George Glessner was a precocious child, and always took a strong interest in anything scientific or related to the evolving technologies of the latter part of the 19th century. His mother records on a number of occasions in her journal comments that George’s tutors made about his abilities and interests. In May 1886, when George was fourteen, she made the following entry:
“George is intensely interested in chemistry – and his laboratory is wonderfully arranged. Dr. Mitchell (the tutor) says it is far ahead of his own. George has all kinds of printed labels and signs.”
When the Glessners moved into their new home on Prairie Avenue in December 1887, George installed equipment in the schoolroom, including a telegraph and a signal repeated. The telegraph allowed George to communicate with his friends in the neighborhood, as recalled by his father in The Story of a House:
“The school room, approached from the front door without going through other parts of the house was a rendezvous for George’s friends and teachers alike, for they were all comrades together. Here they had their long, long thoughts of youth, their boyish activities, their fire brigade, their regularly organized telegraph company, presided over, as a labor of love, by Norman Williams, one of the ablest and most astute of lawyers, with wires connecting seven different residences of the members, all centering in this house.”
The signal repeater allowed George to receive alarms coming into the local fire companies. George and his friends, the “fire brigade,” would run out to watch the fires, and in a number of instances, George would photograph the buildings after the fire had been extinguished, such as the image below. Only a few residences in the city were equipped with these signal repeaters.
His meticulous attention to detail and fascination with modern machinery continued into adulthood, as recalled by his nephew John Glessner Lee:
“In Chicago, where he and his family occupied a house which was contiguous to and a mirror image of our own, he had a basement shop. It was a metalworking shop with lathe and drill press, clean and neat with cabinets and drawers along the wall. At The Rocks the main shop in the Tool Building was much more extensive than was really necessary – a complete line of woodworking machines and several metalworking machines as well, all driven by a monumental gasoline engine with massive flywheels and an elaborate series of shafts and belts.”

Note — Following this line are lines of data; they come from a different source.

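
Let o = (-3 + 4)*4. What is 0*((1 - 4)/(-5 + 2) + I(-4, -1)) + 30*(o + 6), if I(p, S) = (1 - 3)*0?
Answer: 300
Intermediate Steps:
o = 4 (o = 1*4 = 4)
I(p, S) = 0 (I(p, S) = -2*0 = 0)
0*((1 - 4)/(-5 + 2) + I(-4, -1)) + 30*(o + 6) = 0*((1 - 4)/(-5 + 2) + 0) + 30*(4 + 6) = 0*(-3/(-3) + 0) + 30*10 = 0*(-3*(-⅓) + 0) + 300 = 0*(1 + 0) + 300 = 0*1 + 300 = 0 + 300 = 300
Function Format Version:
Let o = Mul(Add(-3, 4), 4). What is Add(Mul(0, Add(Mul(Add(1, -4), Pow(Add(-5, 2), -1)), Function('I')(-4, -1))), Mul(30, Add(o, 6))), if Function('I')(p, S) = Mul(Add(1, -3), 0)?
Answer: 300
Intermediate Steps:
o = 4 (o = Mul(1, 4) = 4)
Function('I')(p, S) = 0 (Function('I')(p, S) = Mul(-2, 0) = 0)
Add(Mul(0, Add(Mul(Add(1, -4), Pow(Add(-5, 2), -1)), Function('I')(-4, -1))), Mul(30, Add(o, 6))) = Add(Mul(0, Add(Mul(Add(1, -4), Pow(Add(-5, 2), -1)), 0)), Mul(30, Add(4, 6))) = Add(Mul(0, Add(Mul(-3, Pow(-3, -1)), 0)), Mul(30, 10)) = Add(Mul(0, Add(Mul(-3, Rational(-1, 3)), 0)), 300) = Add(Mul(0, Add(1, 0)), 300) = Add(Mul(0, 1), 300) = Add(0, 300) = 300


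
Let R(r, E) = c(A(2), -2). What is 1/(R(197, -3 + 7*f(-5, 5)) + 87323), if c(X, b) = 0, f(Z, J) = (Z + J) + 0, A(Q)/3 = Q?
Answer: 1/87323 ≈ 1.1452e-5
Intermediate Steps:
A(Q) = 3*Q
f(Z, J) = J + Z (f(Z, J) = (J + Z) + 0 = J + Z)
R(r, E) = 0
1/(R(197, -3 + 7*f(-5, 5)) + 87323) = 1/(0 + 87323) = 1/87323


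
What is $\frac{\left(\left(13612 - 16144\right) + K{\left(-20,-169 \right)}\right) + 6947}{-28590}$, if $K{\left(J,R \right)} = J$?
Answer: $- \frac{293}{1906} \approx -0.15373$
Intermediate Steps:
$\frac{\left(\left(13612 - 16144\right) + K{\left(-20,-169 \right)}\right) + 6947}{-28590} = \frac{\left(\left(13612 - 16144\right) - 20\right) + 6947}{-28590} = \left(\left(-2532 - 20\right) + 6947\right) \left(- \frac{1}{28590}\right) = \left(-2552 + 6947\right) \left(- \frac{1}{28590}\right) = 4395 \left(- \frac{1}{28590}\right) = - \frac{293}{1906}$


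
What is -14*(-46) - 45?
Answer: 599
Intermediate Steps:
-14*(-46) - 45 = 644 - 45 = 599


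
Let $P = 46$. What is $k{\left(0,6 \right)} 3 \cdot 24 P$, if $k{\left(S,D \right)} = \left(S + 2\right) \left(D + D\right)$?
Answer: $79488$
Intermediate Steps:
$k{\left(S,D \right)} = 2 D \left(2 + S\right)$ ($k{\left(S,D \right)} = \left(2 + S\right) 2 D = 2 D \left(2 + S\right)$)
$k{\left(0,6 \right)} 3 \cdot 24 P = 2 \cdot 6 \left(2 + 0\right) 3 \cdot 24 \cdot 46 = 2 \cdot 6 \cdot 2 \cdot 3 \cdot 24 \cdot 46 = 24 \cdot 3 \cdot 24 \cdot 46 = 72 \cdot 24 \cdot 46 = 1728 \cdot 46 = 79488$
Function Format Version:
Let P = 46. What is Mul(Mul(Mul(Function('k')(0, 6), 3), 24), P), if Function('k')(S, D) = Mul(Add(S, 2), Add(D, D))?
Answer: 79488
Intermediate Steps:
Function('k')(S, D) = Mul(2, D, Add(2, S)) (Function('k')(S, D) = Mul(Add(2, S), Mul(2, D)) = Mul(2, D, Add(2, S)))
Mul(Mul(Mul(Function('k')(0, 6), 3), 24), P) = Mul(Mul(Mul(Mul(2, 6, Add(2, 0)), 3), 24), 46) = Mul(Mul(Mul(Mul(2, 6, 2), 3), 24), 46) = Mul(Mul(Mul(24, 3), 24), 46) = Mul(Mul(72, 24), 46) = Mul(1728, 46) = 79488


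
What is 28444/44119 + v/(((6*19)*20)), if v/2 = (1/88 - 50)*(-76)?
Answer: 231625561/58237080 ≈ 3.9773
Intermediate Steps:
v = 83581/11 (v = 2*((1/88 - 50)*(-76)) = 2*(-4399/88*(-76)) = 2*(83581/22) = 83581/11 ≈ 7598.3)
28444/44119 + v/(((6*19)*20)) = 28444/44119 + 83581/(11*(((6*19)*20))) = 28444*(1/44119) + 83581/(11*((114*20))) = 28444/44119 + (83581/11)/2280 = 28444/44119 + (83581/11)*(1/2280) = 28444/44119 + 4399/1320 = 231625561/58237080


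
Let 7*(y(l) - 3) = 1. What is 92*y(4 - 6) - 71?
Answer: 1527/7 ≈ 218.14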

His nephew also recalled the increasingly large role George played in the management of The Rocks:
“He undertook several major improvements, such as the installation of electric light with its own generating station, the acquisition of the old Bethlehem waterworks on Garnet Mountain and the piping from there to the farm’s reservoir. In those days The Rocks boasted more than twenty buildings and over eighty men were employed. How much of this activity he was responsible for I never knew, but I suspect that he had a major hand in most of it.”
He was chief owner and manager of the Bethlehem Electric Company and the managing director of the affiliated Lisbon Light and Power Company. It was said that he “found his chief interest and enjoyment” in overseeing the operations of these two companies. While serving four terms in the New Hampshire state legislature, he took particular interest in bringing electricity and other modern technology to all parts of the state.
George Glessner died on January 10, 19 29 and in his honor, all businesses in Bethlehem New Hampshire closed the day of his funeral. One can only imagine what he would think of the unimaginable advances in technology that have occurred since his passing.